I am not in a hurry to “rip things apart” as I thoroughly enjoy the bike as it is, although the old guy capably leaves more oil on my garage floor than I can live with over the long term.  What I need to do next is clean the underside of the engine, run it a short bit and then get it up on my lift and thoroughly inspect for sources of leaks.  What I do know, there is unmistakably leaking of injector oil and leaking transmission oil.  In the case of the injector oil leakage, clearly I need to inspect hoses, the banjo joints and the oil pump its self.  I also note there is what appears to be an oil line banjo behind the LH cylinder in front of the aluminum air cleaner case, so I assume this is the line that feed into the LH cylinder…?  Appears I have injector oil leaking at that banjo site.  Looking at the parts book, the banjo washers are aluminum, so if the banjo nuts are tight, then the washers should be replaced…?

As far as the transmission oil leak goes, the sight glass is intact, no oil leaking from there.  So, my way of thinking is the culprit is either loose screws or a failed crankcase cover gasket.

Any thoughts you or Karl have of other leak sources or anything else to consider, I will certainly appreciate your advice!

Every time I ride the GTR I am so impressed with the motorcycle.  It has such a stable feel being a full size motorcycle, and handling is so responsive, “flickable.”  Having ridden my share of Yamaha twins, imho, the GTR is hands above any of the Yamaha’s.  As well as the bike runs, I am reluctant to do anything other than maintain it until I have the time and a spare lift to dedicate to getting rid of the oil leaks.  It is a dripper, so I am sure at my first free moment, after I do my inspection, I will start dismantle process.
Again, any other thought you fellow have, I will appreciate it.  Thank you for participating in my fun!
Title: Re: New Member from Fort Collins, Colorado
Post by: OldSwartout on July 14, 2018, 08:25:57 AM
I'm in agreement with you, ride it, not work on it unless the problems bother too much.  However, you might take a closer look at the injector oil leak at the LH side.  If it is the washer is leaking, that shouldn't be  a problem, but if it is the rubber hose, it could get significantly worse with no warning.
Title: Re: New Member from Fort Collins, Colorado
Post by: BRT-GTR on July 14, 2018, 11:43:32 AM
              The flat aluminium sealing (that's a misnomer ;D) washers on the oil pump and check valve banjos were fine when new and annealed but are now notorious for leaking. Replace them with new or better still 'Dowty' type washers that have a built in rubber seal.
        Glad you are enjoying riding your GTR, nice to read an independent review. We're all biased on this site, welcome to the club.
Title: Re: New Member from Fort Collins, Colorado
Post by: Steve Swan on July 14, 2018, 11:45:48 AM
              The flat aluminium sealing (that's a misnomer ;D) washers on the oil pump and check valve banjos were fine when new and annealed but are now notorious for leaking. Replace them with new or better still 'Dowty' type washers that have a built in rubber seal.
        Glad you are enjoying riding your GTR, nice to read an independent review. We're all biased on this site, welcome to the club.

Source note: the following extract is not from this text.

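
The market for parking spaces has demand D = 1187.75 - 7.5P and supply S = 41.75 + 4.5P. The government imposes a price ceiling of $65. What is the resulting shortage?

Shortage = 366

Equilibrium price would be P* = 95.5, so the ceiling at 65 binds.
At P = 65: D = 1187.75 − 7.5(65) = 700.25, S = 41.75 + 4.5(65) = 334.25.
Shortage = 700.25 − 334.25 = 366.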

Brian, Thank you for your reply.  Who is a good source where i can purchase Dowty washers?
Title: Re: New Member from Fort Collins, Colorado
Post by: nysz1b on July 23, 2018, 06:07:33 PM
Nice GTR and R.E. Interceptor! I had a 1961 Super Meteor that I fully restored, then foolishly sold it a few years later. Would'nt mind finding another Meteor, or Incerteptor, but prices for them have gone through the roof!

Currently restoring a '67 GTR.
Title: Re: New Member from Fort Collins, Colorado
Post by: Steve Swan on September 24, 2018, 10:52:04 PM
I failed to take pics this last Saturday when i rode 77 miles round trip on the GTR to a AHRMA sanctioned vintage motocross; i didn't have my camera on me both times when i remembered i wanted to take pictures, so my apologies in advance!  On the other hand, what a great bike the GTR is!  i think it is pretty amazing how excellent the engine runs considering it's never been apart (as far as i know) since it left the factory.